A Martín le parece una «aberración» que en los muy sofisticados tiempos digitales las ganancias sigan los mismos porcentajes que en la era Gutenberg. «La edición digital es más barata, pero no es solo eso, también el tiempo de reacción de un editor es mucho más rápido. Antes entre una reedición y otra tenías que esperar un mes y medio, hoy es inmediato. Los gastos de los editores se han reducido pero eso no ha supuesto ningún cambio para los autores. Todo el mundo se llena la boca con los anticipos millonarios de unos pocos autores, pero la realidad es otra». Aunque Martín no quiere dar cifras, esos anticipos, digamos de clase media, pueden ir desde unos miserables 1.500 a unos 4.000 euros, por un trabajo que ha ocupado al autor varios años.

Hablar de dinero quizá no sea elegante pero es una realidad incontestable.
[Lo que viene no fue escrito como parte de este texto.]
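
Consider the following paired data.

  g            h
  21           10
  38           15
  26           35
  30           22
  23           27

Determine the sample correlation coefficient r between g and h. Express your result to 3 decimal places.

-0.141

n = 5, Σg = 138, Σh = 109, Σg² = 3990, Σh² = 2763, Σgh = 2971
nΣgh − ΣgΣh = 14855 − 15042 = -187
nΣg² − (Σg)² = 19950 − 19044 = 906; nΣh² − (Σh)² = 13815 − 11881 = 1934
r = -187 / √(906 × 1934) = -187 / 1323.7084 ≈ -0.141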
Y el pudor, pese a todo, no se ha perdido. Algunos autores se han negado a participar en este reportaje. Marta Sanz lo analiza así: «En una sociedad en la que se reconoce tu valor por lo que vendes y lo que ganas, sabes que tu sinceridad puede hacerte daño porque eso merma tu reconocimiento. Esa es la perversidad del sistema».